A quick update to my post yesterday on the bill to repeal mandatory minimums in Massachusetts. I wrote that the bill died on the way to the House. An important correction: the House did recess without acting on the Senate bill, but Barbara Dougan of Families Against Mandatory Minimums points out in the comments that the bill isn’t dead — the House can pick it up in the new year. She also added the link to the full Senate bill, which is here.
Today also saw the release of a report from the Boston Foundation, detailing Massachusetts’ spiraling spending on corrections — and the negligible payback for the millions of taxpayer dollars spent to lock people up.
The report shows that corrections spending in Massachusetts is higher than spending for higher education, social services or public health. In the last decade, the Department of Corrections budget grew 12% and spending on probation grew 163%. During the same period, the budget for higher education dropped by 7%.

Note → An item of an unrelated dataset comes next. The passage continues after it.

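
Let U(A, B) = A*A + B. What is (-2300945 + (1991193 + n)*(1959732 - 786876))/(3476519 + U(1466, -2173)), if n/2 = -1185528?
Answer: -445526899673/5623502 ≈ -79226.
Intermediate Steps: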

The report says these staggering numbers point to “the state’s willingness to pay nearly any amount for criminal justice policies currently in place without evidence of better outcomes” and raise some important questions, such as:
– Is the public willing to accept significant cuts to other state and local services while corrections
agencies receive minimal budget reductions?
– Should the actions of other states to reform similarly expensive criminal justice policies inform Massachusetts lawmakers in reconsidering past policies and the direction of its criminal justice system?
“This is happening across the country, and we just seem stuck,’’ Leonard W. Engel, the author of the Boston Foundation report, told The Boston Globe’s Jonathan Saltzman for a comprehensive article on the report today.
Hopefully, the new report, paired with the state’s budget difficulties, will force the hand of the House and we’ll see real reform in 2010.